In 2016, a public AI experiment by Microsoft failed due to data poisoning. The development team of the chatbot Tay planned to improve the system’s ability by actively communicating in dialogue with Twitter followers, using Unsupervised Learning to expand the system’s capabilities of a natural linguistic conversation. Tay learned his communication skills from the comments and messages of his followers on Twitter. Shortly after the system launched on Twitter, a group of users realized that Tay’s behavior could be influenced by what he said in comments. The clincher was a post on the Internet discussion board 4Chan. Users suggested that Tay could be overwhelmed with racist and insulting comments, thus negatively steering the training data and Tay’s statements. The data poisoning quickly took effect. Sixteen hours after Tay appeared on Twitter, the chatbot had exchanged over 95,000 messages with its data poisoning mob. Each of those messages was used to train the system. In retrospect, the experiment sharpened the focus on data poisoning. The problem lay in the setting of Unsupervised Learning via an open Twitter community. The bot acted as an available gateway and thus for unfiltered learning of the chatbot via a public social media platform. Negative examples like Tay lead to the more careful planning of building training systems with public data interfaces. Using filters and monitoring, machine learning is protected against data poisoning by an organized Internet mob.

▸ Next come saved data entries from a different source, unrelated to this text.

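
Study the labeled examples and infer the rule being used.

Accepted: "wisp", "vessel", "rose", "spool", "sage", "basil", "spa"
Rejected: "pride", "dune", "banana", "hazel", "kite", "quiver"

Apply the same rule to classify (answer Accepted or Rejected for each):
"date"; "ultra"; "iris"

Rejected, Rejected, Accepted

'Accepted' ⟺ contains 's'.
"date" → no 's' → Rejected.
"ultra" → no 's' → Rejected.
"iris" → has 's' → Accepted.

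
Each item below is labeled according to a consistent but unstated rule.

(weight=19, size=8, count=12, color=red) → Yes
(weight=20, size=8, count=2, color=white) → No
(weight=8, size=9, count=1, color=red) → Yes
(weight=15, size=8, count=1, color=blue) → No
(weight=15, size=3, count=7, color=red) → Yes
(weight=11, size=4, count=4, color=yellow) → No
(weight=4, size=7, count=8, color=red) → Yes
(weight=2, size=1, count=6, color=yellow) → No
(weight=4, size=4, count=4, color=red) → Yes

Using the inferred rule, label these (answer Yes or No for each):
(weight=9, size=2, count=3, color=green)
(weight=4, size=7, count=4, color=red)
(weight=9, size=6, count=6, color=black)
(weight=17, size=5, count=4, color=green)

No, Yes, No, No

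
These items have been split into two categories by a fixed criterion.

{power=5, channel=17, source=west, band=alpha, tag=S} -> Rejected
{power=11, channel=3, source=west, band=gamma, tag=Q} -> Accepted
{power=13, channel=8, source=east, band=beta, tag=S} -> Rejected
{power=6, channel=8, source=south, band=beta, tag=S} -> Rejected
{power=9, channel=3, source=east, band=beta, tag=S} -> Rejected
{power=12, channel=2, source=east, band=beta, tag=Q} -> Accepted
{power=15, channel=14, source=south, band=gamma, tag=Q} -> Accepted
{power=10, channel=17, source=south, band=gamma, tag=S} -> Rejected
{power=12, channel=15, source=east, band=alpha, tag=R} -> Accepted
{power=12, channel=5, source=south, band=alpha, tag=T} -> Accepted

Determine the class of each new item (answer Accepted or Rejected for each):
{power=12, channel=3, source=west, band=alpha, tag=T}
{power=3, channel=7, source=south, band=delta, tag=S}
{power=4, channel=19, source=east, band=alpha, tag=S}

Accepted, Rejected, Rejected

The rule appears to be: tag is not S.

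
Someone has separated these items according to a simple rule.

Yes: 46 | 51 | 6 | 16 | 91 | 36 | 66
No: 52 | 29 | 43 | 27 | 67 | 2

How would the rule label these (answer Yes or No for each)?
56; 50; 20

Yes, No, No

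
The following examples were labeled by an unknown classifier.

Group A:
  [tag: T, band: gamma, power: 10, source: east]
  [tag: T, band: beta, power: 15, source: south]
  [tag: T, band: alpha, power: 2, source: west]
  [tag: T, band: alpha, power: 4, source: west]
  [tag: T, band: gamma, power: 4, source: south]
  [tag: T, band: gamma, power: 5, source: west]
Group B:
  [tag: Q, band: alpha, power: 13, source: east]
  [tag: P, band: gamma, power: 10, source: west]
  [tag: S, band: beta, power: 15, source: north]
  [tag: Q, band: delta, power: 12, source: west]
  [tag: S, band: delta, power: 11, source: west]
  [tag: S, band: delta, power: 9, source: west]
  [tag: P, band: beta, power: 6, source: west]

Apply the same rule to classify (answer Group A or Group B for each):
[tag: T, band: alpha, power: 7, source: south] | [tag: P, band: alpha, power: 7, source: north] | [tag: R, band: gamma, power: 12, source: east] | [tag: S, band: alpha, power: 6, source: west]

Group A, Group B, Group B, Group B

One predicate separates the groups cleanly: tag is T.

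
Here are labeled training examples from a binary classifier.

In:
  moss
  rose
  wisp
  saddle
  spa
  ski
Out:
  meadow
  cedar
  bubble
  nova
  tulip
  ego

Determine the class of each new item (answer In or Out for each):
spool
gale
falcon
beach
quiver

In, Out, Out, Out, Out

The common property of the 'In' items is: contains 's'. No 'Out' item has it.
spool — has 's', hence In. gale — no 's', hence Out. falcon — no 's', hence Out. beach — no 's', hence Out. quiver — no 's', hence Out.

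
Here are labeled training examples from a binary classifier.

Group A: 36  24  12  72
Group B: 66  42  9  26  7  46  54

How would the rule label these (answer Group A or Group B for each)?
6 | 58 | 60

Group B, Group B, Group A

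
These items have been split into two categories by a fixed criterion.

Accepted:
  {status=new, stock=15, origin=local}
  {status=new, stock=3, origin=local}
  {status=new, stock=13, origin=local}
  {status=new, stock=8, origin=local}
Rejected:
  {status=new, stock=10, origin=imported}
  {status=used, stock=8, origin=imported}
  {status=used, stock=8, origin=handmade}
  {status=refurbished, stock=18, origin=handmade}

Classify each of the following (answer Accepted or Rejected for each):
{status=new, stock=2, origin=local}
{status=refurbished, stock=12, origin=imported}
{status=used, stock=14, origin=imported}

Accepted, Rejected, Rejected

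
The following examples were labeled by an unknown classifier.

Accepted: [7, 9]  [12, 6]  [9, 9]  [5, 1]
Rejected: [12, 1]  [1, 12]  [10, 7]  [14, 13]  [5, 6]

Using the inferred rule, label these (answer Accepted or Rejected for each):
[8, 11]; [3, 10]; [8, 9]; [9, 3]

All 'Accepted' examples share one property — sum is even — and every 'Rejected' example lacks it.

Rejected, Rejected, Rejected, Accepted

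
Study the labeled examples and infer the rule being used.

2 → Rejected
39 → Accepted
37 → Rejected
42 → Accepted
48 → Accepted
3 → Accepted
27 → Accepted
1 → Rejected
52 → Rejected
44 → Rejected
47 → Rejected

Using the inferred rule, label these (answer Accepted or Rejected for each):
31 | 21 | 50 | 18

Rejected, Accepted, Rejected, Accepted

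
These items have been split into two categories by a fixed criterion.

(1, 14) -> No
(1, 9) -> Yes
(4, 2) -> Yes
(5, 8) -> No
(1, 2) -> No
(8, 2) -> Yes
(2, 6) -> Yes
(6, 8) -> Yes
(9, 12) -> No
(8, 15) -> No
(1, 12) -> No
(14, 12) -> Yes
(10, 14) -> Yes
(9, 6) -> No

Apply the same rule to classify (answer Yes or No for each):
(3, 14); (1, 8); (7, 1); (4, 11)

No, No, Yes, No

Looking at the examples, the only property every 'Yes' case has and every 'No' case lacks is: sum is even.
(3, 14): 3+14 = 17 — does not fit, so No. (1, 8): 1+8 = 9 — does not fit, so No. (7, 1): 7+1 = 8 — checks out, so Yes. (4, 11): 4+11 = 15 — does not fit, so No.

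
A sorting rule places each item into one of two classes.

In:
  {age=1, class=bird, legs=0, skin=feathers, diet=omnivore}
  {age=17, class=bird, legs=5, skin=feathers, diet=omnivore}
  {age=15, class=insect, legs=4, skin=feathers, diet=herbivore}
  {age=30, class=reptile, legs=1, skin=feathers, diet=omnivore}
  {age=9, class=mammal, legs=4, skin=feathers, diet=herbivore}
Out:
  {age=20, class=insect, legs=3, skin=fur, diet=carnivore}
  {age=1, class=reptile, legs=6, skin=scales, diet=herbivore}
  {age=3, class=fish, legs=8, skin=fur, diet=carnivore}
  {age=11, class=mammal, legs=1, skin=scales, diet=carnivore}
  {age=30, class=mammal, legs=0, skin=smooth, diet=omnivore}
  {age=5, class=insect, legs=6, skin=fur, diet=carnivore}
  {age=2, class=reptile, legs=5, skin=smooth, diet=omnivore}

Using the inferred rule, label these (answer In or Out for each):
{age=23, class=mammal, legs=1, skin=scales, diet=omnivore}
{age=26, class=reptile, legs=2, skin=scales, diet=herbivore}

Out, Out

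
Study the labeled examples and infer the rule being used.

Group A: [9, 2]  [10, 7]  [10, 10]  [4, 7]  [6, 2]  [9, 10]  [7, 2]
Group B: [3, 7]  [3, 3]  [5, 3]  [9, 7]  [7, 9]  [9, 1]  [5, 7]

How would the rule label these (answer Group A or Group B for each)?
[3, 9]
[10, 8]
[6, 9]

The classifier is using: product is even.
[3, 9]: 3·9 = 27 — lacks this property, so Group B.
[10, 8]: 10·8 = 80 — passes, so Group A.
[6, 9]: 6·9 = 54 — passes, so Group A.

Group B, Group A, Group A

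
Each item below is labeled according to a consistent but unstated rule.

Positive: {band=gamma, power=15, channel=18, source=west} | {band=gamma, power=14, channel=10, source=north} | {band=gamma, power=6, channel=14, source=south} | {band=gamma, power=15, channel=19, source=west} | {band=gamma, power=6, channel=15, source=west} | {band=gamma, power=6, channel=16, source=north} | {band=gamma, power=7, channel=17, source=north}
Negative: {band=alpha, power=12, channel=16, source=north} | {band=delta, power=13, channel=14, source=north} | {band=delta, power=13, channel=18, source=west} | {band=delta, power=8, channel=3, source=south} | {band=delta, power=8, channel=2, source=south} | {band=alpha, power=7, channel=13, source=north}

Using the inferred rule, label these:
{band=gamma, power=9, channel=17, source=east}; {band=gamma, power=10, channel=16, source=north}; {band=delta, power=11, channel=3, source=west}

Checking candidate rules against both groups, what survives is: band is gamma.

Positive, Positive, Negative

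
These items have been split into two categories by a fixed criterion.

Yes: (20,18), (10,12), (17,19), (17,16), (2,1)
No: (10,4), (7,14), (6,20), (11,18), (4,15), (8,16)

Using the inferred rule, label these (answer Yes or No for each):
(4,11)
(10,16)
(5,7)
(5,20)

No, No, Yes, No

Rule: |first − second| ≤ 2. This holds for each 'Yes' example and fails for each 'No' one.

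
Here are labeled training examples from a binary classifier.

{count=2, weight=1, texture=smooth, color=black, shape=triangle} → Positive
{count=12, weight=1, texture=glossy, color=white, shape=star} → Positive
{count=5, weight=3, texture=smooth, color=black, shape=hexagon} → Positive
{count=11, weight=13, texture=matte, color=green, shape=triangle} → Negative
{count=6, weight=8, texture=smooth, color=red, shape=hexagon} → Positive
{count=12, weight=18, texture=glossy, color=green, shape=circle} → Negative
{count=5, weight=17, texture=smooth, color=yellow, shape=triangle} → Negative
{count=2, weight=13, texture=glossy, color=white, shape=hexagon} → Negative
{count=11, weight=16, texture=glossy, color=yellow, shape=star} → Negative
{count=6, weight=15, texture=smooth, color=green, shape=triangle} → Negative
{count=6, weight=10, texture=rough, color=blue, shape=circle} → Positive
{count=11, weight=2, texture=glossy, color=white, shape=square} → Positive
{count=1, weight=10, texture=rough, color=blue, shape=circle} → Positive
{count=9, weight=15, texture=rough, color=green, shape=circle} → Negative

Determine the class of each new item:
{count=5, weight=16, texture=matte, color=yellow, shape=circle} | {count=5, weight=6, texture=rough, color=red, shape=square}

Negative, Positive

One predicate separates the groups cleanly: weight ≤ 10.
{count=5, weight=16, texture=matte, color=yellow, shape=circle}: weight = 16, does not pass → Negative.
{count=5, weight=6, texture=rough, color=red, shape=square}: weight = 6, passes → Positive.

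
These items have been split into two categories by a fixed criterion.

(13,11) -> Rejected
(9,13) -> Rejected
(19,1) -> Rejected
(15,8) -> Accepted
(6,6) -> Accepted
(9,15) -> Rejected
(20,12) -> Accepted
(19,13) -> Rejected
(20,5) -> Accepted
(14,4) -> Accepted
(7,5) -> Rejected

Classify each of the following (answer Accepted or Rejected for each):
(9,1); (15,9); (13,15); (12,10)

Rejected, Rejected, Rejected, Accepted

Every 'Accepted' example satisfies: product is even. None of the 'Rejected' examples do.
(9,1): 9·1 = 9, doesn't match → Rejected.
(15,9): 15·9 = 135, doesn't match → Rejected.
(13,15): 13·15 = 195, doesn't match → Rejected.
(12,10): 12·10 = 120, passes → Accepted.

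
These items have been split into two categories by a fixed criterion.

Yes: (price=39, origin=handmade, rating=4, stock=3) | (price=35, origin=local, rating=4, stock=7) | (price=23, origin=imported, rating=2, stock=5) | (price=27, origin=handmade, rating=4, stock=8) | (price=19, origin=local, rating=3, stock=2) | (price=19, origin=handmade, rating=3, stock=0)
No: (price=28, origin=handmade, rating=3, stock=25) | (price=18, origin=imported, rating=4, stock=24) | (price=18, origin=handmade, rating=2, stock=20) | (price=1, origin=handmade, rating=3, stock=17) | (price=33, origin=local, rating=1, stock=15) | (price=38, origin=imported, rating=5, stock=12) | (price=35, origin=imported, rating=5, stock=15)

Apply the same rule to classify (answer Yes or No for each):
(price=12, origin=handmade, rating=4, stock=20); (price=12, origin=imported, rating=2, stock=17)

No, No

The common property of the 'Yes' items is: stock ≤ 8. No 'No' item has it.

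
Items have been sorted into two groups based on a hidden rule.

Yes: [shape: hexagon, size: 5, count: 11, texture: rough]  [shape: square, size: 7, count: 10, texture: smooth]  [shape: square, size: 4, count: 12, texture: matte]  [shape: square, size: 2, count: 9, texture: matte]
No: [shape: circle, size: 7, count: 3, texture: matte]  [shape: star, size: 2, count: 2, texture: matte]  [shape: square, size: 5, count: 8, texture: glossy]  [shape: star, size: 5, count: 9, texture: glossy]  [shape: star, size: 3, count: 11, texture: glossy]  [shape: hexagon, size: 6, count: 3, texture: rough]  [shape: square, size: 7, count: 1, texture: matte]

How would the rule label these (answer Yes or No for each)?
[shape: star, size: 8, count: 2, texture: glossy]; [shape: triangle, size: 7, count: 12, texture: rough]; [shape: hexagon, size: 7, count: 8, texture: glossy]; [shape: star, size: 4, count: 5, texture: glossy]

Rule: shape is not star AND count ≥ 9. This holds for each 'Yes' example and fails for each 'No' one.
[shape: star, size: 8, count: 2, texture: glossy]: shape is star, count = 2, doesn't qualify → No. [shape: triangle, size: 7, count: 12, texture: rough]: shape is triangle, count = 12, qualifies → Yes. [shape: hexagon, size: 7, count: 8, texture: glossy]: shape is hexagon, count = 8, doesn't qualify → No. [shape: star, size: 4, count: 5, texture: glossy]: shape is star, count = 5, doesn't qualify → No.

No, Yes, No, No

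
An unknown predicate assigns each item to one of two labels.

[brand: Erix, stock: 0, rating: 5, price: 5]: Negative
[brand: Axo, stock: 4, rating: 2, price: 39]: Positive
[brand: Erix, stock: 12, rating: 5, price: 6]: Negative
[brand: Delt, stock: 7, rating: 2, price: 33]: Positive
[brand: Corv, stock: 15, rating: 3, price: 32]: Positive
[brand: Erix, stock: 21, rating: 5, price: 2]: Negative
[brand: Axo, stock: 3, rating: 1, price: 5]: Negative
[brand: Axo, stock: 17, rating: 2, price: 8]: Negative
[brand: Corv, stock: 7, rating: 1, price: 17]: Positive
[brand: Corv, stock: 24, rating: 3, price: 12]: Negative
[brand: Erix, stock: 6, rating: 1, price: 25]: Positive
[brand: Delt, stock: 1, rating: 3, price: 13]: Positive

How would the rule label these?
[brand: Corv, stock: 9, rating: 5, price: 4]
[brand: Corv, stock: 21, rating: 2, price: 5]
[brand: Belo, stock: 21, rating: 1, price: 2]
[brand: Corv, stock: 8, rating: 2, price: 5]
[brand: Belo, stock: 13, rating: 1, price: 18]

The pattern is that an item is 'Positive' exactly when: price ≥ 13.
[brand: Corv, stock: 9, rating: 5, price: 4] → price = 4 → Negative.
[brand: Corv, stock: 21, rating: 2, price: 5] → price = 5 → Negative.
[brand: Belo, stock: 21, rating: 1, price: 2] → price = 2 → Negative.
[brand: Corv, stock: 8, rating: 2, price: 5] → price = 5 → Negative.
[brand: Belo, stock: 13, rating: 1, price: 18] → price = 18 → Positive.

Negative, Negative, Negative, Negative, Positive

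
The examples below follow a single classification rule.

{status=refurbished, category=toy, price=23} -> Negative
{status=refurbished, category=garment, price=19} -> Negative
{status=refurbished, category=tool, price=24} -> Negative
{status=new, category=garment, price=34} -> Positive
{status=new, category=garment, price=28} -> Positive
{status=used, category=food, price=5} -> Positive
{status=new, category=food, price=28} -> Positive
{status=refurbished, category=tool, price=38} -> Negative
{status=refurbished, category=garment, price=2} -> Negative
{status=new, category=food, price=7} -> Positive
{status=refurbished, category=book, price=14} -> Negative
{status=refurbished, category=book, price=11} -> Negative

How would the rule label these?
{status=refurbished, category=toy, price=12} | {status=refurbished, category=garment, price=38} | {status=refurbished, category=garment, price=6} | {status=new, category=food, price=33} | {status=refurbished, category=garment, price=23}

Looking at the examples, the only property every 'Positive' case has and every 'Negative' case lacks is: status is not refurbished.
{status=refurbished, category=toy, price=12}: Negative (status is refurbished).
{status=refurbished, category=garment, price=38}: Negative (status is refurbished).
{status=refurbished, category=garment, price=6}: Negative (status is refurbished).
{status=new, category=food, price=33}: Positive (status is new).
{status=refurbished, category=garment, price=23}: Negative (status is refurbished).

Negative, Negative, Negative, Positive, Negative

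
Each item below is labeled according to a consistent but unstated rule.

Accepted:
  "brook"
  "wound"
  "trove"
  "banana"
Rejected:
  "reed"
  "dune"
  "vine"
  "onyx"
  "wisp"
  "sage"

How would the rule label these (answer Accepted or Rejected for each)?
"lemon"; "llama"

A rule that fits every label: length ≥ 5 — true of each 'Accepted' example, false of each 'Rejected' one.

Accepted, Accepted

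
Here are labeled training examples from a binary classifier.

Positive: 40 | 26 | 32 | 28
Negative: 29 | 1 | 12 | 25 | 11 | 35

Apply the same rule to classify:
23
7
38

Negative, Negative, Positive

A rule that fits every label: even AND at least 25 — true of each 'Positive' example, false of each 'Negative' one.
Negative: 23, since 23 is odd, 23 < 25. Negative: 7, since 7 is odd, 7 < 25. Positive: 38, since 38 is even, 38 ≥ 25.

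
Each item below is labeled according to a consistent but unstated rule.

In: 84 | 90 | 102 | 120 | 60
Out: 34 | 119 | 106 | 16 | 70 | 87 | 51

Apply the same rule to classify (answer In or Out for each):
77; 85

Out, Out

'In' ⟺ multiple of 6.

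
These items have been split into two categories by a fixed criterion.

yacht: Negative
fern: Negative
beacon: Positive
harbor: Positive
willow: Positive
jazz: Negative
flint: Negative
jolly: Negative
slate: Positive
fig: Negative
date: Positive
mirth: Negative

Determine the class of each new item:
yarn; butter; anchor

Rule: has ≥ 2 vowels. This holds for each 'Positive' example and fails for each 'Negative' one.
Negative: yarn, since 1 vowel. Positive: butter, since 2 vowels. Positive: anchor, since 2 vowels.

Negative, Positive, Positive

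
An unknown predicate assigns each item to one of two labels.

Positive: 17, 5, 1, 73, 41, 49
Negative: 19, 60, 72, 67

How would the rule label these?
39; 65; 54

One predicate separates the groups cleanly: ≡ 1 (mod 4).

Negative, Positive, Negative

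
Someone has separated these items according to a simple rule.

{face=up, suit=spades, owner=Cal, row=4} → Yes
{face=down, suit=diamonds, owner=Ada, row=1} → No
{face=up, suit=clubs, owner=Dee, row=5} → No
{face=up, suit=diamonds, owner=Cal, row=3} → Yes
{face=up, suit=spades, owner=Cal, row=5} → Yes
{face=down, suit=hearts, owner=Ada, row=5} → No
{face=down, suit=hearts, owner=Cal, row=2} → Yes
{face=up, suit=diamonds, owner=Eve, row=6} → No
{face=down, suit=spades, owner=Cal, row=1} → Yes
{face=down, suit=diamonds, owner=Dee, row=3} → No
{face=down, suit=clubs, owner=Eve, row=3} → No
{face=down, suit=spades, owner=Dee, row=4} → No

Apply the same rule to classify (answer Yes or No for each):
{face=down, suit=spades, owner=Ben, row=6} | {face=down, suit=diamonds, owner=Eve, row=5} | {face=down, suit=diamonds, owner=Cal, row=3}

Comparing the two groups points to one rule — owner is Cal.
{face=down, suit=spades, owner=Ben, row=6} — owner is Ben, hence No.
{face=down, suit=diamonds, owner=Eve, row=5} — owner is Eve, hence No.
{face=down, suit=diamonds, owner=Cal, row=3} — owner is Cal, hence Yes.

No, No, Yes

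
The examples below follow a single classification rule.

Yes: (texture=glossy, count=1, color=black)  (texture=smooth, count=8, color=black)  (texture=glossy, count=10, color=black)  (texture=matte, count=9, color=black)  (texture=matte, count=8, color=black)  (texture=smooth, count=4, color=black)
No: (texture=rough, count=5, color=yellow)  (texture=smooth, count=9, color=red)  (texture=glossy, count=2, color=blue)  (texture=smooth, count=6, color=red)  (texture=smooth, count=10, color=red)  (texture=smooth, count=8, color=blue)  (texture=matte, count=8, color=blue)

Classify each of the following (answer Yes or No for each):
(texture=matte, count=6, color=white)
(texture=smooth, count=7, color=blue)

No, No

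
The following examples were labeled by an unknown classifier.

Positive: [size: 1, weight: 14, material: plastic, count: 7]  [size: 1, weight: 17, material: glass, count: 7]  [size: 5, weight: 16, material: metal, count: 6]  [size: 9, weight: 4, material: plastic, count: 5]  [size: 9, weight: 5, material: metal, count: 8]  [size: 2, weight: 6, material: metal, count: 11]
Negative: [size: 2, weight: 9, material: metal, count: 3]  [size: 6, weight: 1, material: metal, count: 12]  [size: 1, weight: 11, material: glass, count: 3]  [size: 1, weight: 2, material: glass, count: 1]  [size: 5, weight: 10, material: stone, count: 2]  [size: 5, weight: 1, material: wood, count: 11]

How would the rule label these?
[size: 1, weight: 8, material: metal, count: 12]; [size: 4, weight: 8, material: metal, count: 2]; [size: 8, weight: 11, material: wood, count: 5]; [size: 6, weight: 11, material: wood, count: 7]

Positive, Negative, Positive, Positive

All 'Positive' examples share one property — count ≥ 5 AND weight ≥ 2 — and every 'Negative' example lacks it.
Positive: [size: 1, weight: 8, material: metal, count: 12], since count = 12, weight = 8.
Negative: [size: 4, weight: 8, material: metal, count: 2], since count = 2, weight = 8.
Positive: [size: 8, weight: 11, material: wood, count: 5], since count = 5, weight = 11.
Positive: [size: 6, weight: 11, material: wood, count: 7], since count = 7, weight = 11.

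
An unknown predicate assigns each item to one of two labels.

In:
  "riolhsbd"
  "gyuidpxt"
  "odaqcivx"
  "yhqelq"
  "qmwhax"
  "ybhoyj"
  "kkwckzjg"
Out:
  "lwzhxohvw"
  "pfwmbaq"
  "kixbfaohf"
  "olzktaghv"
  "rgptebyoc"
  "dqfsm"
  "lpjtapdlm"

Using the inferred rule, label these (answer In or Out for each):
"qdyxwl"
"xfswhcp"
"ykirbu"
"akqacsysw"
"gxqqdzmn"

In, Out, In, Out, In

A rule that fits every label: even length — true of each 'In' example, false of each 'Out' one.
"qdyxwl": In (length 6). "xfswhcp": Out (length 7). "ykirbu": In (length 6). "akqacsysw": Out (length 9). "gxqqdzmn": In (length 8).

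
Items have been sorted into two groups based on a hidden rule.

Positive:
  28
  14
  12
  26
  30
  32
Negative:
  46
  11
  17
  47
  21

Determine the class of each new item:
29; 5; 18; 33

All 'Positive' examples share one property — even AND at most 32 — and every 'Negative' example lacks it.
29 → 29 is odd, 29 ≤ 32 → Negative. 5 → 5 is odd, 5 ≤ 32 → Negative. 18 → 18 is even, 18 ≤ 32 → Positive. 33 → 33 is odd, 33 > 32 → Negative.

Negative, Negative, Positive, Negative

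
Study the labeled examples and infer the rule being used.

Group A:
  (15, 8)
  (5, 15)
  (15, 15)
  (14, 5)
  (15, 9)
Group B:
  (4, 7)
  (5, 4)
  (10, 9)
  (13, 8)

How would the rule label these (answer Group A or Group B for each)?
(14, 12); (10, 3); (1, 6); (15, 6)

Group A, Group B, Group B, Group A

The simplest hypothesis consistent with all the labels is: max ≥ 14.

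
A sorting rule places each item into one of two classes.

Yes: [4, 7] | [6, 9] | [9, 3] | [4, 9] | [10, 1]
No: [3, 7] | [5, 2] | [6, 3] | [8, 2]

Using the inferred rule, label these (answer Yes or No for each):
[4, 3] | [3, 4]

The rule appears to be: sum ≥ 11.

No, No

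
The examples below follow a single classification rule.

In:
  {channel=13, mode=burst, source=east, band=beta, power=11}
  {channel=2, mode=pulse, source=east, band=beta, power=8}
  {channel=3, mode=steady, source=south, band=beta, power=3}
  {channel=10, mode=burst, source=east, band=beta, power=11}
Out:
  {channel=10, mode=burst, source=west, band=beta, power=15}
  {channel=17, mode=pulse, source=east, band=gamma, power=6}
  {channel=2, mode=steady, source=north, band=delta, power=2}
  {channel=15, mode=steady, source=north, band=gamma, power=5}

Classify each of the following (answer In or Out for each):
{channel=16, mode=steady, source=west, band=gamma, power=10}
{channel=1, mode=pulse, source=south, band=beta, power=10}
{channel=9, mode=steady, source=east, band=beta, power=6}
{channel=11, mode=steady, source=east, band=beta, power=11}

Out, In, In, In

All 'In' examples share one property — band is beta AND power ≤ 11 — and every 'Out' example lacks it.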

Protection against Data Poisoning
Blind trust in data is the gateway to data poisoning. Moreover, any AI model can serve as a “parent model” for new ones. This means that an undetected attack on learning data is passed on in the process. The “poisoned” data will also be included if the learning model is transferred. Therefore, it is essential to protect data for these learning models. There are numerous working approaches around the world to learn from experiences with ML security attacks and develop effective methods to defend against them. One of these is the Adversarial ML Threat Matrix collaboration, which has published an Adversarial Threat Landscape for Artificial-Intelligence Systems. It builds on the established MITRE Att&CK framework, the world’s most accessible knowledge base on tactics and techniques of such attacks. However, there are also systemic limitations for attackers: to inject poisoned data, systems must be re-trained regularly. Only if the training data comes from sources to which the attacker has access can the training be poisoned, and the attacker influence the AI model.
It has proven very difficult in the past to detect and reliably defend against data poisoning attacks. Attackers can even effectively circumvent multiple defenses applied in parallel. One of the most promising defenses against adversarial attacks is training with AI to prevent manipulation. In the training phase, examples of adversarial attacks are integrated to increase the system’s robustness. However, if these are very large and complex, it delays the training time of the model. If only weak attacks are integrated as examples for performance reasons, the system remains more vulnerable to solid and effective attacks. The main danger of such defensive techniques is that they provide a false sense of security.
Currently, neural networks still need to be looked at in-depth and samples analyzed in case of anomalies. Human expert knowledge is one of the essential criteria for the secure defense against manipulations on AI training data.
In addition, there are efforts to develop standards for testing procedures in Germany. A standardization roadmap for AI has already been presented for this purpose. In the future, it will be more important than ever to be able to define universally applicable criteria and instrumentation to make AI systems sufficiently verifiable and secure.